What do the next 10 years look like for the city of Regina?
On Monday, the city’s catalyst committee hosted the first of eight community surveys to hear how people feel about five new projects being put forward to council that aim to revitalize the downtown.
The five projects include:
- multi-purpose event centre
- Regina aquatics centre
- multi-purpose outdoor baseball event centre
- synthetic outdoor field project
- modernization of the central library
The meeting focus was on the multi-purpose event centre. It is meant to replace the Brandt Centre in hosting the WHL Regina Pats and hosting the city’s events.
A location has not yet been chosen for the arena. That was a criticism raised by some residents.
Alysia Johnson, with Carmicheal Outreach, was concerned the committee did not consider the safety and well-being of the city’s homeless population.
The lack of “hygiene and access to showers is killing people in our downtown like we are a third-world country,” Johnson said. “I’m just curious if the folks in this room are aware of that.”
Co-chair of the committee, Tim Reid, said the committee took safety reports into account, adding he felt the Arena could help with the issue.
“I don’t believe that the development of a multi-purpose event centre is a solution to end homelessness, but we do believe it’s part of it,” Reid said.
He added the committee took notes from other municipalities where a more developed and revitalized downtown sector created an overall safer space.
Location wasn’t the only subject people took issue with. The upwards of $100-million price tag also had some scratching their heads. Some believe the money could be spent elsewhere.
Florence Stratton, a local social rights and peace activist, believes the money should be spent on homelessness.

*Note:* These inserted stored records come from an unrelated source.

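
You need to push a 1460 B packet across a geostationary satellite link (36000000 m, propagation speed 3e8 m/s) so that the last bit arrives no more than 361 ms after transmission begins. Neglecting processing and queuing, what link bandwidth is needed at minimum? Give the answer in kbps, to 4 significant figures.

L = 11680 bits.
Propagation delay = 36000000 / 300000000 = 120 ms.
Transmission budget = 361 − 120 = 241 ms.
R ≥ L / t_tx = 11680 bits / 0.241 s = 48.46 kbps.

48.46 kbps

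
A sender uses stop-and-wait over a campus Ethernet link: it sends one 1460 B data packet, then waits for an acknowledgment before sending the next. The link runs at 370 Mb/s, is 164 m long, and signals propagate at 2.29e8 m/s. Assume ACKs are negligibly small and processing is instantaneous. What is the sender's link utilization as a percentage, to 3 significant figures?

95.7 %

t_tx = L/R = 11680/370000000 = 3.15676e-05 s.
t_prop = 164/229000000 = 7.16157e-07 s; RTT = 1.43231e-06 s.
Cycle = t_tx + RTT = 3.29999e-05 s.
Utilization = t_tx / cycle = 3.15676e-05/3.29999e-05 = 95.7 %.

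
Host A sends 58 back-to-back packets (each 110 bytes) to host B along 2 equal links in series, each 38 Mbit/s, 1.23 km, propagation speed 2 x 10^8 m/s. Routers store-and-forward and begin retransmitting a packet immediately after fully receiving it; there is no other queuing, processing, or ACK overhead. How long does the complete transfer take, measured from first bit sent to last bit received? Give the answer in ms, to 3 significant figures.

1.38 ms

Per-hop transmission t_tx = L/R = 880/38000000 = 0.0231579 ms.
Per-hop propagation t_prop = 1230/200000000 = 0.00615 ms.
Pipeline fill: first packet needs 2·t_tx to clear all hops; remaining 57 packets each add one t_tx.
Total = (2+58-1)·t_tx + 2·t_prop = 59·0.0231579 + 2·0.00615 = 1.38 ms.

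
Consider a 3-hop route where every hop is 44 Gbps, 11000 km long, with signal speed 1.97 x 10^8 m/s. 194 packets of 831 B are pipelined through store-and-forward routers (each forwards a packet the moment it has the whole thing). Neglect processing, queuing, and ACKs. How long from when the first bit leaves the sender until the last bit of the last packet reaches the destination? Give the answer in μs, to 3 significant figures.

168000 μs

Per-hop transmission t_tx = L/R = 6648/44000000000 = 0.151091 μs.
Per-hop propagation t_prop = 11000000/197000000 = 55837.6 μs.
Pipeline fill: first packet needs 3·t_tx to clear all hops; remaining 193 packets each add one t_tx.
Total = (3+194-1)·t_tx + 3·t_prop = 196·0.151091 + 3·55837.6 = 168000 μs.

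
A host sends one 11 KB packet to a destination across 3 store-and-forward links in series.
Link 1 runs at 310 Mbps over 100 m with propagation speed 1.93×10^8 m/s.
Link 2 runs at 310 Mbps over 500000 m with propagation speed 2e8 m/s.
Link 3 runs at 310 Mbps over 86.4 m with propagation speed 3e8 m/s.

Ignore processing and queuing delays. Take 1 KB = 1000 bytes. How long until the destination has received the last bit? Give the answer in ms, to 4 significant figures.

L = 88000 bits.
Transmission delay per hop = L/R = 88000/310000000 = 0.283871 ms; 3 hops → 0.851613 ms.
Propagation delays (d/s per hop): 0.000518135, 2.5, 0.000288 ms; sum = 2.50081 ms.
End-to-end = 3.352 ms.

3.352 ms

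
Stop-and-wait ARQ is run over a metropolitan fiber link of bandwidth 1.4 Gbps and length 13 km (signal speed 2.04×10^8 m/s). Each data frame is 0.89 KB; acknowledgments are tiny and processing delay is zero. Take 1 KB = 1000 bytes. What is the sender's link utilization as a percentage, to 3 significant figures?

t_tx = L/R = 7120/1400000000 = 5.08571e-06 s.
t_prop = 13000/204000000 = 6.37255e-05 s; RTT = 0.000127451 s.
Cycle = t_tx + RTT = 0.000132537 s.
Utilization = t_tx / cycle = 5.08571e-06/0.000132537 = 3.84 %.

3.84 %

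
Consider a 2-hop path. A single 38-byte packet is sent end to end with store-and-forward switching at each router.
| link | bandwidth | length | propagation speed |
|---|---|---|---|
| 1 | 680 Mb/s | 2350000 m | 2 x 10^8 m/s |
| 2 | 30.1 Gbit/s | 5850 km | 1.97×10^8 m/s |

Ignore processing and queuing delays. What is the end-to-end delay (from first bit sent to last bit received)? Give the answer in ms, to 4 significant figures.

41.45 ms

L = 38 × 8 = 304 bits.
Transmission delays (L/R per hop): 0.000447059, 1.00997e-05 ms; sum = 0.000457158 ms.
Propagation delays (d/s per hop): 11.75, 29.6954 ms; sum = 41.4454 ms.
End-to-end = 41.45 ms.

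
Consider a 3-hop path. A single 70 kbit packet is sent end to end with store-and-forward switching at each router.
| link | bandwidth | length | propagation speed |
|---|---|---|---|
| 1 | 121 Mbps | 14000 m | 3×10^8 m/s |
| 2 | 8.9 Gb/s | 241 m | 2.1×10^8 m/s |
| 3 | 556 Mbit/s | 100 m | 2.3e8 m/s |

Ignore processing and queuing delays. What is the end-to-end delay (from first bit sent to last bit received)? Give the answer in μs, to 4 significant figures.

L = 70000 bits.
Transmission delays (L/R per hop): 578.512, 7.86517, 125.899 μs; sum = 712.277 μs.
Propagation delays (d/s per hop): 46.6667, 1.14762, 0.434783 μs; sum = 48.2491 μs.
End-to-end = 760.5 μs.

760.5 μs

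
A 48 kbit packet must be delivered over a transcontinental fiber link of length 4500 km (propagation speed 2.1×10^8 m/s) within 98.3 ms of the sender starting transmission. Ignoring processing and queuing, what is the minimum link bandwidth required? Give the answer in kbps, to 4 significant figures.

624.4 kbps

Propagation delay = 4500000 / 210000000 = 21.4286 ms.
Transmission budget = 98.3 − 21.4286 = 76.8714 ms.
R ≥ L / t_tx = 48000 bits / 0.0768714 s = 624.4 kbps.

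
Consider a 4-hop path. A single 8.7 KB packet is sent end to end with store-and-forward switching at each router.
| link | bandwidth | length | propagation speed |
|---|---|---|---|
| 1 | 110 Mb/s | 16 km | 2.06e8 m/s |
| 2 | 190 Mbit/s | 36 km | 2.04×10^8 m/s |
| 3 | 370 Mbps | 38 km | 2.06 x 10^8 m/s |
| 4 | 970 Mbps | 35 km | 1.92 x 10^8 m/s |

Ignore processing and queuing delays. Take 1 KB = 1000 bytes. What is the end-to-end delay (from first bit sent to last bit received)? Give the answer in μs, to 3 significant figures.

1880 μs

L = 69600 bits.
Transmission delays (L/R per hop): 632.727, 366.316, 188.108, 71.7526 μs; sum = 1258.9 μs.
Propagation delays (d/s per hop): 77.6699, 176.471, 184.466, 182.292 μs; sum = 620.898 μs.
End-to-end = 1880 μs.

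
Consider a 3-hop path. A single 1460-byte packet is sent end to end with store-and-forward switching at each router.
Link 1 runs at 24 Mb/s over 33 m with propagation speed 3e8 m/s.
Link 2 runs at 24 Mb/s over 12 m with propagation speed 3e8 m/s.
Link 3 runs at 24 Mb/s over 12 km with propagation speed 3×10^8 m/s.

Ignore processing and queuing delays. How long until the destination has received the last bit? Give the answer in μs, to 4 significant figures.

1500 μs

L = 1460 × 8 = 11680 bits.
Transmission delay per hop = L/R = 11680/24000000 = 486.667 μs; 3 hops → 1460 μs.
Propagation delays (d/s per hop): 0.11, 0.04, 40 μs; sum = 40.15 μs.
End-to-end = 1500 μs.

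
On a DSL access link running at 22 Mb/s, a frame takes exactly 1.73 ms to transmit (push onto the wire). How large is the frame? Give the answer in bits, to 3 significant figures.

L = R × t_tx = 22000000 b/s × 0.00173 s = 38060 bits.

38100 bits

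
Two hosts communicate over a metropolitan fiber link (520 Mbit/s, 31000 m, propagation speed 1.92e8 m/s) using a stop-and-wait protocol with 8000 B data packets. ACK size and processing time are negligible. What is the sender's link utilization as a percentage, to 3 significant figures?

t_tx = L/R = 64000/520000000 = 0.000123077 s.
t_prop = 31000/192000000 = 0.000161458 s; RTT = 0.000322917 s.
Cycle = t_tx + RTT = 0.000445994 s.
Utilization = t_tx / cycle = 0.000123077/0.000445994 = 27.6 %.

27.6 %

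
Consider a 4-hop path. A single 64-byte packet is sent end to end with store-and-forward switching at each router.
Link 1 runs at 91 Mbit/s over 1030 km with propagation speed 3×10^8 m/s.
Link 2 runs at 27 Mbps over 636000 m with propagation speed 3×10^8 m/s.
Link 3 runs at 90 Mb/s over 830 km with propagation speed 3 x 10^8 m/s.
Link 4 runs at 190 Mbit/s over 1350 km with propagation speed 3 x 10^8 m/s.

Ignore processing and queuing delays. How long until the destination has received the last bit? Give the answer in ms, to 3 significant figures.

12.9 ms

L = 64 × 8 = 512 bits.
Transmission delays (L/R per hop): 0.00562637, 0.018963, 0.00568889, 0.00269474 ms; sum = 0.032973 ms.
Propagation delays (d/s per hop): 3.43333, 2.12, 2.76667, 4.5 ms; sum = 12.82 ms.
End-to-end = 12.9 ms.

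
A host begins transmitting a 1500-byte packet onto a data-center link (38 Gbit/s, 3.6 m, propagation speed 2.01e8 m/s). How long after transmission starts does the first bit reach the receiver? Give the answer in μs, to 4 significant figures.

0.01791 μs

First bit experiences only propagation delay: d/s = 3.6/2.01e+08 = 0.01791 μs.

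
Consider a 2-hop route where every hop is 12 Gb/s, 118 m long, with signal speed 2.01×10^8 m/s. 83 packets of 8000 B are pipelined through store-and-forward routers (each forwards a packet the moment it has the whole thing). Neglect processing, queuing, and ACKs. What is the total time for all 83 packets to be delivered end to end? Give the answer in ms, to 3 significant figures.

0.449 ms

Per-hop transmission t_tx = L/R = 64000/12000000000 = 0.00533333 ms.
Per-hop propagation t_prop = 118/2.01e+08 = 0.000587065 ms.
Pipeline fill: first packet needs 2·t_tx to clear all hops; remaining 82 packets each add one t_tx.
Total = (2+83-1)·t_tx + 2·t_prop = 84·0.00533333 + 2·0.000587065 = 0.449 ms.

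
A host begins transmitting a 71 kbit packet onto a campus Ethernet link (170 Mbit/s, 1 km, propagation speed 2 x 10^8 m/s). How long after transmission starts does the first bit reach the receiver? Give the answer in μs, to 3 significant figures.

5.00 μs

First bit experiences only propagation delay: d/s = 1000/200000000 = 5.00 μs.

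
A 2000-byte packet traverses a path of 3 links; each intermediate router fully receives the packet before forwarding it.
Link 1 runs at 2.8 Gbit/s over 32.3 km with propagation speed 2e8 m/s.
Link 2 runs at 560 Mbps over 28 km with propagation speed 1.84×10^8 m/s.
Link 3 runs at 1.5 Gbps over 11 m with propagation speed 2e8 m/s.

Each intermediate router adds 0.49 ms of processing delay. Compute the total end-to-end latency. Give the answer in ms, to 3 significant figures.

1.34 ms

L = 2000 × 8 = 16000 bits.
Transmission delays (L/R per hop): 0.00571429, 0.0285714, 0.0106667 ms; sum = 0.0449524 ms.
Propagation delays (d/s per hop): 0.1615, 0.152174, 5.5e-05 ms; sum = 0.313729 ms.
Processing at 2 router(s): 2 × 0.49 ms = 0.98 ms.
End-to-end = 1.34 ms.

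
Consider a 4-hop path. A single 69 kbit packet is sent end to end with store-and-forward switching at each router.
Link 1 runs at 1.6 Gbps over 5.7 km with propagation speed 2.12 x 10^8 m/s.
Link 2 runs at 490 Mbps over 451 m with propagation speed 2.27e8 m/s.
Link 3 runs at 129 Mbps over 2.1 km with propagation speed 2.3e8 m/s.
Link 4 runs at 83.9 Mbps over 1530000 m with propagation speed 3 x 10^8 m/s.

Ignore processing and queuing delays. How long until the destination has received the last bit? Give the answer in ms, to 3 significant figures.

6.68 ms

L = 69000 bits.
Transmission delays (L/R per hop): 0.043125, 0.140816, 0.534884, 0.822408 ms; sum = 1.54123 ms.
Propagation delays (d/s per hop): 0.0268868, 0.00198678, 0.00913043, 5.1 ms; sum = 5.138 ms.
End-to-end = 6.68 ms.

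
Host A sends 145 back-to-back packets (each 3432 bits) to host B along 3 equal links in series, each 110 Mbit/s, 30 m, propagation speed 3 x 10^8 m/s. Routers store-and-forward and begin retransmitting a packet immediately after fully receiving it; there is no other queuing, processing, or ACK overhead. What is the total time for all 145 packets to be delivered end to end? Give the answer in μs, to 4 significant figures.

Per-hop transmission t_tx = L/R = 3432/110000000 = 31.2 μs.
Per-hop propagation t_prop = 30/300000000 = 0.1 μs.
Pipeline fill: first packet needs 3·t_tx to clear all hops; remaining 144 packets each add one t_tx.
Total = (3+145-1)·t_tx + 3·t_prop = 147·31.2 + 3·0.1 = 4587 μs.

4587 μs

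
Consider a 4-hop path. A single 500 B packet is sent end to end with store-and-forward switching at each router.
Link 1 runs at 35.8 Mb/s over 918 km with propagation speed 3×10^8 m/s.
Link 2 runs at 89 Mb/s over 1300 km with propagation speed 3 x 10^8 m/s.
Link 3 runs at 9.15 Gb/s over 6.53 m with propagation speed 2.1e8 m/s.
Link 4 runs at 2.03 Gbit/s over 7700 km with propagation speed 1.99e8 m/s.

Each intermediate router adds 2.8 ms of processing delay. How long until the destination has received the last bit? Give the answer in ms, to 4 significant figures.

L = 500 × 8 = 4000 bits.
Transmission delays (L/R per hop): 0.111732, 0.0449438, 0.000437158, 0.00197044 ms; sum = 0.159083 ms.
Propagation delays (d/s per hop): 3.06, 4.33333, 3.10952e-05, 38.6935 ms; sum = 46.0868 ms.
Processing at 3 router(s): 3 × 2.8 ms = 8.4 ms.
End-to-end = 54.65 ms.

54.65 ms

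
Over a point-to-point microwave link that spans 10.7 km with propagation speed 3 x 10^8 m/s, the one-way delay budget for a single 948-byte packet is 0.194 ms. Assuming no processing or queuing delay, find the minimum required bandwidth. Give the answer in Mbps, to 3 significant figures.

47.9 Mbps

L = 7584 bits.
Propagation delay = 10700 / 300000000 = 0.0356667 ms.
Transmission budget = 0.194 − 0.0356667 = 0.158333 ms.
R ≥ L / t_tx = 7584 bits / 0.000158333 s = 47.9 Mbps.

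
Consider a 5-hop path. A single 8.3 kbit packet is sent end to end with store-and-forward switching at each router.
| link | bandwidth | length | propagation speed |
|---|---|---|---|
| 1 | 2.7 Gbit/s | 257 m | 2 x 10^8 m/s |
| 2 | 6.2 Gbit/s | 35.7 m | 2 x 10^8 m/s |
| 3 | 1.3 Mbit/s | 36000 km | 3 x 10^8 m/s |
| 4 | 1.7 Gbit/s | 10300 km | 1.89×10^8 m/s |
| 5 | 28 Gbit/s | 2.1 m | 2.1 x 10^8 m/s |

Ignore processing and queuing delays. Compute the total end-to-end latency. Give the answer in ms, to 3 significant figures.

181 ms

L = 8300 bits.
Transmission delays (L/R per hop): 0.00307407, 0.00133871, 6.38462, 0.00488235, 0.000296429 ms; sum = 6.39421 ms.
Propagation delays (d/s per hop): 0.001285, 0.0001785, 120, 54.4974, 1e-05 ms; sum = 174.499 ms.
End-to-end = 181 ms.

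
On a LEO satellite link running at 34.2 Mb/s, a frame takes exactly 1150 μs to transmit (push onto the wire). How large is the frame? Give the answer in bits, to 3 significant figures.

L = R × t_tx = 34200000 b/s × 0.00115 s = 39330 bits.

39300 bits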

“The catalyst committee seems to think that the city of Regina has millions — if not billions — of dollars, to spend on sports facilities,” Stratton said.
“Yet when it comes to putting it towards homelessness in our city, councillors seem to think that $15.5 million — a sum that would put a small dent in Regina’s homelessness crisis — is too much.”
Other areas where residents had concerns were parking, transportation — and even upgrading the city’s pickleball facilities.
Ward 2 Coun. Bob Hawkins said he was happy with the turnout, adding that the hardest part of the job is allocating where funds need to go.
“Budgeting is one of the hardest things we do because there are many competing priorities, and you have to balance those priorities.”
Meetings will continue until Thursday, with two per day, running 11 a.m. to 1 pm and 5 p.m. to 7 p.m. at the AGT lounge in Mosaic Stadium.